Ждать, что ли? Вот еще — дожидаться!
Выплескиваю воду, вытряхиваю его на пол. Гляжу.
Извивается, гадко хлопается жестким хвостом по железу, вздымая клещатую голову с гадкими желтыми глазенками. Вижу, теперь все вижу. Близко наклонилась. С пол моего маленького мизинца будет оно, а мне чудится, я ему в глаза гляжу, прямо в гадкие, в желтые, в жадные, в непощадные.

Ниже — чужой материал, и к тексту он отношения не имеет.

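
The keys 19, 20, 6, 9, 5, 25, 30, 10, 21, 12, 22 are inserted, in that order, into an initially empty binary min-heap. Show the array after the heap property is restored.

[5, 6, 19, 10, 9, 25, 30, 20, 21, 12, 22]

Insert 19:
  append 19 at index 0 → [19] (no swap needed)
Insert 20:
  append 20 at index 1 → [19, 20] (no swap needed)
Insert 6:
  append 6 at index 2 → [19, 20, 6]
  6 < parent 19 at index 0, swap → [6, 20, 19]
Insert 9:
  append 9 at index 3 → [6, 20, 19, 9]
  9 < parent 20 at index 1, swap → [6, 9, 19, 20]
Insert 5:
  append 5 at index 4 → [6, 9, 19, 20, 5]
  5 < parent 9 at index 1, swap → [6, 5, 19, 20, 9]
  5 < parent 6 at index 0, swap → [5, 6, 19, 20, 9]
Insert 25:
  append 25 at index 5 → [5, 6, 19, 20, 9, 25] (no swap needed)
Insert 30:
  append 30 at index 6 → [5, 6, 19, 20, 9, 25, 30] (no swap needed)
Insert 10:
  append 10 at index 7 → [5, 6, 19, 20, 9, 25, 30, 10]
  10 < parent 20 at index 3, swap → [5, 6, 19, 10, 9, 25, 30, 20]
Insert 21:
  append 21 at index 8 → [5, 6, 19, 10, 9, 25, 30, 20, 21] (no swap needed)
Insert 12:
  append 12 at index 9 → [5, 6, 19, 10, 9, 25, 30, 20, 21, 12] (no swap needed)
Insert 22:
  append 22 at index 10 → [5, 6, 19, 10, 9, 25, 30, 20, 21, 12, 22] (no swap needed)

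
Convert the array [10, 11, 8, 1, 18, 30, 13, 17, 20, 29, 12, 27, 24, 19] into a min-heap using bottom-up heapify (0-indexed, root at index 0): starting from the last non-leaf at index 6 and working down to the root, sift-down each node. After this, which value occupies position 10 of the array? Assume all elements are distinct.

18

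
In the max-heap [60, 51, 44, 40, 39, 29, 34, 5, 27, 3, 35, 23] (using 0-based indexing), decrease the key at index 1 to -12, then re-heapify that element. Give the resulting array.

set index 1 from 51 to -12 → [60, -12, 44, 40, 39, 29, 34, 5, 27, 3, 35, 23]
-12 vs larger child 40 at index 3, swap → [60, 40, 44, -12, 39, 29, 34, 5, 27, 3, 35, 23]
-12 vs larger child 27 at index 8, swap → [60, 40, 44, 27, 39, 29, 34, 5, -12, 3, 35, 23]

[60, 40, 44, 27, 39, 29, 34, 5, -12, 3, 35, 23]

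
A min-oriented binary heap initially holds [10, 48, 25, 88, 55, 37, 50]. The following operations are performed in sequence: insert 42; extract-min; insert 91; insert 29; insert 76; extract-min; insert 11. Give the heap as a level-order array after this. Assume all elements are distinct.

[11, 29, 37, 48, 42, 88, 50, 91, 76, 55]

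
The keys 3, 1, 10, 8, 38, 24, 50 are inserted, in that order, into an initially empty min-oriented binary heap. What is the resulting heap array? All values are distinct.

[1, 3, 10, 8, 38, 24, 50]

Insert 3:
  append 3 at index 0 → [3] (no swap needed)
Insert 1:
  append 1 at index 1 → [3, 1]
  1 < parent 3 at index 0, swap → [1, 3]
Insert 10:
  append 10 at index 2 → [1, 3, 10] (no swap needed)
Insert 8:
  append 8 at index 3 → [1, 3, 10, 8] (no swap needed)
Insert 38:
  append 38 at index 4 → [1, 3, 10, 8, 38] (no swap needed)
Insert 24:
  append 24 at index 5 → [1, 3, 10, 8, 38, 24] (no swap needed)
Insert 50:
  append 50 at index 6 → [1, 3, 10, 8, 38, 24, 50] (no swap needed)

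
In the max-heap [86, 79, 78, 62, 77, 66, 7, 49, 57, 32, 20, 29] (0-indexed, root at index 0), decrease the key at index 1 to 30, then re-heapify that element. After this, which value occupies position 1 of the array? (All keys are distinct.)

set index 1 from 79 to 30 → [86, 30, 78, 62, 77, 66, 7, 49, 57, 32, 20, 29]
30 vs larger child 77 at index 4, swap → [86, 77, 78, 62, 30, 66, 7, 49, 57, 32, 20, 29]
30 vs larger child 32 at index 9, swap → [86, 77, 78, 62, 32, 66, 7, 49, 57, 30, 20, 29]
resulting array: [86, 77, 78, 62, 32, 66, 7, 49, 57, 30, 20, 29]

77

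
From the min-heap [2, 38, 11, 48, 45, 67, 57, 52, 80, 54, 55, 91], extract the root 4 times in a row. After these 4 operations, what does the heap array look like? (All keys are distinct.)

[48, 52, 57, 55, 54, 67, 91, 80]

extract-min #1 returns 2:
  remove root 2; move last element 91 to root → [91, 38, 11, 48, 45, 67, 57, 52, 80, 54, 55]
  91 vs smaller child 11 at index 2, swap → [11, 38, 91, 48, 45, 67, 57, 52, 80, 54, 55]
  91 vs smaller child 57 at index 6, swap → [11, 38, 57, 48, 45, 67, 91, 52, 80, 54, 55]
extract-min #2 returns 11:
  remove root 11; move last element 55 to root → [55, 38, 57, 48, 45, 67, 91, 52, 80, 54]
  55 vs smaller child 38 at index 1, swap → [38, 55, 57, 48, 45, 67, 91, 52, 80, 54]
  55 vs smaller child 45 at index 4, swap → [38, 45, 57, 48, 55, 67, 91, 52, 80, 54]
  55 vs only child 54 at index 9, swap → [38, 45, 57, 48, 54, 67, 91, 52, 80, 55]
extract-min #3 returns 38:
  remove root 38; move last element 55 to root → [55, 45, 57, 48, 54, 67, 91, 52, 80]
  55 vs smaller child 45 at index 1, swap → [45, 55, 57, 48, 54, 67, 91, 52, 80]
  55 vs smaller child 48 at index 3, swap → [45, 48, 57, 55, 54, 67, 91, 52, 80]
  55 vs smaller child 52 at index 7, swap → [45, 48, 57, 52, 54, 67, 91, 55, 80]
extract-min #4 returns 45:
  remove root 45; move last element 80 to root → [80, 48, 57, 52, 54, 67, 91, 55]
  80 vs smaller child 48 at index 1, swap → [48, 80, 57, 52, 54, 67, 91, 55]
  80 vs smaller child 52 at index 3, swap → [48, 52, 57, 80, 54, 67, 91, 55]
  80 vs only child 55 at index 7, swap → [48, 52, 57, 55, 54, 67, 91, 80]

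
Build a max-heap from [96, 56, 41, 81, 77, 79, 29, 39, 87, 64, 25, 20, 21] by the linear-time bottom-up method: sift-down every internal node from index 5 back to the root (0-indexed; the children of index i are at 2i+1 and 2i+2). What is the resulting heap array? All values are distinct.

sift down from index 5: already satisfies heap property
sift down from index 4: already satisfies heap property
sift down from index 3:
  81 vs larger child 87 at index 8, swap → [96, 56, 41, 87, 77, 79, 29, 39, 81, 64, 25, 20, 21]
sift down from index 2:
  41 vs larger child 79 at index 5, swap → [96, 56, 79, 87, 77, 41, 29, 39, 81, 64, 25, 20, 21]
sift down from index 1:
  56 vs larger child 87 at index 3, swap → [96, 87, 79, 56, 77, 41, 29, 39, 81, 64, 25, 20, 21]
  56 vs larger child 81 at index 8, swap → [96, 87, 79, 81, 77, 41, 29, 39, 56, 64, 25, 20, 21]
sift down from index 0: already satisfies heap property

[96, 87, 79, 81, 77, 41, 29, 39, 56, 64, 25, 20, 21]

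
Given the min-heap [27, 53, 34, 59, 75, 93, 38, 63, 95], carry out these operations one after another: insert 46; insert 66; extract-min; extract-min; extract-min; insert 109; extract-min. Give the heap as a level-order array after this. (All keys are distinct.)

[53, 59, 66, 63, 95, 93, 75, 109]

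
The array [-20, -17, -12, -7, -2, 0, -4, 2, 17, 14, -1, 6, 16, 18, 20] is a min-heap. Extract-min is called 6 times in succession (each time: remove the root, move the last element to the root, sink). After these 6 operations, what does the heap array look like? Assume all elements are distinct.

[-1, 2, 0, 16, 14, 6, 18, 20, 17]

extract-min #1 returns -20:
  remove root -20; move last element 20 to root → [20, -17, -12, -7, -2, 0, -4, 2, 17, 14, -1, 6, 16, 18]
  20 vs smaller child -17 at index 1, swap → [-17, 20, -12, -7, -2, 0, -4, 2, 17, 14, -1, 6, 16, 18]
  20 vs smaller child -7 at index 3, swap → [-17, -7, -12, 20, -2, 0, -4, 2, 17, 14, -1, 6, 16, 18]
  20 vs smaller child 2 at index 7, swap → [-17, -7, -12, 2, -2, 0, -4, 20, 17, 14, -1, 6, 16, 18]
extract-min #2 returns -17:
  remove root -17; move last element 18 to root → [18, -7, -12, 2, -2, 0, -4, 20, 17, 14, -1, 6, 16]
  18 vs smaller child -12 at index 2, swap → [-12, -7, 18, 2, -2, 0, -4, 20, 17, 14, -1, 6, 16]
  18 vs smaller child -4 at index 6, swap → [-12, -7, -4, 2, -2, 0, 18, 20, 17, 14, -1, 6, 16]
extract-min #3 returns -12:
  remove root -12; move last element 16 to root → [16, -7, -4, 2, -2, 0, 18, 20, 17, 14, -1, 6]
  16 vs smaller child -7 at index 1, swap → [-7, 16, -4, 2, -2, 0, 18, 20, 17, 14, -1, 6]
  16 vs smaller child -2 at index 4, swap → [-7, -2, -4, 2, 16, 0, 18, 20, 17, 14, -1, 6]
  16 vs smaller child -1 at index 10, swap → [-7, -2, -4, 2, -1, 0, 18, 20, 17, 14, 16, 6]
extract-min #4 returns -7:
  remove root -7; move last element 6 to root → [6, -2, -4, 2, -1, 0, 18, 20, 17, 14, 16]
  6 vs smaller child -4 at index 2, swap → [-4, -2, 6, 2, -1, 0, 18, 20, 17, 14, 16]
  6 vs smaller child 0 at index 5, swap → [-4, -2, 0, 2, -1, 6, 18, 20, 17, 14, 16]
extract-min #5 returns -4:
  remove root -4; move last element 16 to root → [16, -2, 0, 2, -1, 6, 18, 20, 17, 14]
  16 vs smaller child -2 at index 1, swap → [-2, 16, 0, 2, -1, 6, 18, 20, 17, 14]
  16 vs smaller child -1 at index 4, swap → [-2, -1, 0, 2, 16, 6, 18, 20, 17, 14]
  16 vs only child 14 at index 9, swap → [-2, -1, 0, 2, 14, 6, 18, 20, 17, 16]
extract-min #6 returns -2:
  remove root -2; move last element 16 to root → [16, -1, 0, 2, 14, 6, 18, 20, 17]
  16 vs smaller child -1 at index 1, swap → [-1, 16, 0, 2, 14, 6, 18, 20, 17]
  16 vs smaller child 2 at index 3, swap → [-1, 2, 0, 16, 14, 6, 18, 20, 17]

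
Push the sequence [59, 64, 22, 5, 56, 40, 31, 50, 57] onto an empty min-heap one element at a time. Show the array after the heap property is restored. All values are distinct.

[5, 22, 31, 50, 56, 59, 40, 64, 57]

Insert 59:
  append 59 at index 0 → [59] (no swap needed)
Insert 64:
  append 64 at index 1 → [59, 64] (no swap needed)
Insert 22:
  append 22 at index 2 → [59, 64, 22]
  22 < parent 59 at index 0, swap → [22, 64, 59]
Insert 5:
  append 5 at index 3 → [22, 64, 59, 5]
  5 < parent 64 at index 1, swap → [22, 5, 59, 64]
  5 < parent 22 at index 0, swap → [5, 22, 59, 64]
Insert 56:
  append 56 at index 4 → [5, 22, 59, 64, 56] (no swap needed)
Insert 40:
  append 40 at index 5 → [5, 22, 59, 64, 56, 40]
  40 < parent 59 at index 2, swap → [5, 22, 40, 64, 56, 59]
Insert 31:
  append 31 at index 6 → [5, 22, 40, 64, 56, 59, 31]
  31 < parent 40 at index 2, swap → [5, 22, 31, 64, 56, 59, 40]
Insert 50:
  append 50 at index 7 → [5, 22, 31, 64, 56, 59, 40, 50]
  50 < parent 64 at index 3, swap → [5, 22, 31, 50, 56, 59, 40, 64]
Insert 57:
  append 57 at index 8 → [5, 22, 31, 50, 56, 59, 40, 64, 57] (no swap needed)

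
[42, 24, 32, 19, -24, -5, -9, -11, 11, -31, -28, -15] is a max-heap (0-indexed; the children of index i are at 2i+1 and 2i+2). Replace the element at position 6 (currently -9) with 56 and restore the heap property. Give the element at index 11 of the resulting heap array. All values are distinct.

set index 6 from -9 to 56 → [42, 24, 32, 19, -24, -5, 56, -11, 11, -31, -28, -15]
56 > parent 32 at index 2, swap → [42, 24, 56, 19, -24, -5, 32, -11, 11, -31, -28, -15]
56 > parent 42 at index 0, swap → [56, 24, 42, 19, -24, -5, 32, -11, 11, -31, -28, -15]
resulting array: [56, 24, 42, 19, -24, -5, 32, -11, 11, -31, -28, -15]

-15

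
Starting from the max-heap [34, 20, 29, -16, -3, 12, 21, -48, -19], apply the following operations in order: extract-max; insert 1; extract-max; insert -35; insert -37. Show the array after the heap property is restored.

[21, 20, 12, 1, -3, -16, -19, -48, -35, -37]

extract-max → returns 34:
  remove root 34; move last element -19 to root → [-19, 20, 29, -16, -3, 12, 21, -48]
  -19 vs larger child 29 at index 2, swap → [29, 20, -19, -16, -3, 12, 21, -48]
  -19 vs larger child 21 at index 6, swap → [29, 20, 21, -16, -3, 12, -19, -48]
insert 1:
  append 1 at index 8 → [29, 20, 21, -16, -3, 12, -19, -48, 1]
  1 > parent -16 at index 3, swap → [29, 20, 21, 1, -3, 12, -19, -48, -16]
extract-max → returns 29:
  remove root 29; move last element -16 to root → [-16, 20, 21, 1, -3, 12, -19, -48]
  -16 vs larger child 21 at index 2, swap → [21, 20, -16, 1, -3, 12, -19, -48]
  -16 vs larger child 12 at index 5, swap → [21, 20, 12, 1, -3, -16, -19, -48]
insert -35:
  append -35 at index 8 → [21, 20, 12, 1, -3, -16, -19, -48, -35] (no swap needed)
insert -37:
  append -37 at index 9 → [21, 20, 12, 1, -3, -16, -19, -48, -35, -37] (no swap needed)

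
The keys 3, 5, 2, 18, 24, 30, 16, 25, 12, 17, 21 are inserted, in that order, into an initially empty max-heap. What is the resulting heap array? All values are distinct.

[30, 25, 24, 18, 21, 2, 16, 3, 12, 5, 17]

Insert 3:
  append 3 at index 0 → [3] (no swap needed)
Insert 5:
  append 5 at index 1 → [3, 5]
  5 > parent 3 at index 0, swap → [5, 3]
Insert 2:
  append 2 at index 2 → [5, 3, 2] (no swap needed)
Insert 18:
  append 18 at index 3 → [5, 3, 2, 18]
  18 > parent 3 at index 1, swap → [5, 18, 2, 3]
  18 > parent 5 at index 0, swap → [18, 5, 2, 3]
Insert 24:
  append 24 at index 4 → [18, 5, 2, 3, 24]
  24 > parent 5 at index 1, swap → [18, 24, 2, 3, 5]
  24 > parent 18 at index 0, swap → [24, 18, 2, 3, 5]
Insert 30:
  append 30 at index 5 → [24, 18, 2, 3, 5, 30]
  30 > parent 2 at index 2, swap → [24, 18, 30, 3, 5, 2]
  30 > parent 24 at index 0, swap → [30, 18, 24, 3, 5, 2]
Insert 16:
  append 16 at index 6 → [30, 18, 24, 3, 5, 2, 16] (no swap needed)
Insert 25:
  append 25 at index 7 → [30, 18, 24, 3, 5, 2, 16, 25]
  25 > parent 3 at index 3, swap → [30, 18, 24, 25, 5, 2, 16, 3]
  25 > parent 18 at index 1, swap → [30, 25, 24, 18, 5, 2, 16, 3]
Insert 12:
  append 12 at index 8 → [30, 25, 24, 18, 5, 2, 16, 3, 12] (no swap needed)
Insert 17:
  append 17 at index 9 → [30, 25, 24, 18, 5, 2, 16, 3, 12, 17]
  17 > parent 5 at index 4, swap → [30, 25, 24, 18, 17, 2, 16, 3, 12, 5]
Insert 21:
  append 21 at index 10 → [30, 25, 24, 18, 17, 2, 16, 3, 12, 5, 21]
  21 > parent 17 at index 4, swap → [30, 25, 24, 18, 21, 2, 16, 3, 12, 5, 17]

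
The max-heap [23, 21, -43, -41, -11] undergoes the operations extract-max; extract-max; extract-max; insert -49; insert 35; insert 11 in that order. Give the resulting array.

extract-max → returns 23:
  remove root 23; move last element -11 to root → [-11, 21, -43, -41]
  -11 vs larger child 21 at index 1, swap → [21, -11, -43, -41]
extract-max → returns 21:
  remove root 21; move last element -41 to root → [-41, -11, -43]
  -41 vs larger child -11 at index 1, swap → [-11, -41, -43]
extract-max → returns -11:
  remove root -11; move last element -43 to root → [-43, -41]
  -43 vs only child -41 at index 1, swap → [-41, -43]
insert -49:
  append -49 at index 2 → [-41, -43, -49] (no swap needed)
insert 35:
  append 35 at index 3 → [-41, -43, -49, 35]
  35 > parent -43 at index 1, swap → [-41, 35, -49, -43]
  35 > parent -41 at index 0, swap → [35, -41, -49, -43]
insert 11:
  append 11 at index 4 → [35, -41, -49, -43, 11]
  11 > parent -41 at index 1, swap → [35, 11, -49, -43, -41]

[35, 11, -49, -43, -41]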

Камень принесла, тот, из банки, на котором сиживал зелененький. Прижала камнем гадкую голову с клещами и глазами. Давлю. Хрустнуло. А звенчатое тело все бьется, все извивается, и хвост вздымается стойком вверх.
Противно невмочь.
Бросаю камень. Голова вся раздавлена.
Ничего. Ничего. Сейчас все кончится. Иду, вся деловитая, к себе. Хватаю двумя руками цепко банку и — в окно.
Летит банка, брызжа водою, гнилой, мертвой, грязная банка далеко за окно, туда, где песочек чистенький на цветниковой площадке. Это сердце вдруг озлобилось острым кошачьим когтем.
Ничего. Так «скорей кончилось» в моей банке. Пусть.
А там, в болоте, продолжается, — как Бог устроил?..
МОШКА
Посв. Модесту Людвиговичу Гофману {35}
Я любила и ненавидела весну, и не знала, что люблю, и не знала, что ненавижу.
Просто в каменную тюрьму мою зимнюю, среди других многих каменных тюрем, прорывалась немая весть, что весна пришла, и каждая кровинка уже знала.
Опостылый город каменный, где и грязь была не настоящая, не земляная, и трава и деревья — все нарочно, — вдруг сам весь становился не настоящим и нарочным, как когда уж кончишь все уроки, а еще стоишь и слушаешь проповедь гувернантки, и знаешь, что все слова говорятся ненужные, и не слышишь их, и знаешь, что вот постоишь так, не слушая еще немножко, немножко, и выбежишь из комнаты, а слова забудутся, даже не услышанные.
В эту весну, в которую, зарывшись под подушки Анны Амосовны, я выла о своих грехах, — немая весть оттаивающей земли медлила невыносимо. И пастух запаздывал гнать по нашей длинной улице городское стадо к плешивому пригородному пастбищу, куда и я с Анной Амосовной пробиралась уже часто после завтрака вместо гимнастики, и всегда нарочно забыв калоши, — пощупать промокшими по промозглой весенней мостовой подошвами настоящую землю. И не трубил еще его сиплый рожок, и глухо не били земляным топотом каменную мостовую мягкие копыта. И не вскакивала в своей постели, широко раскрытыми глазами не слушала деревенские звуки, не выбивалось из тесной клетки радостною тоскою вспугнутое сердце.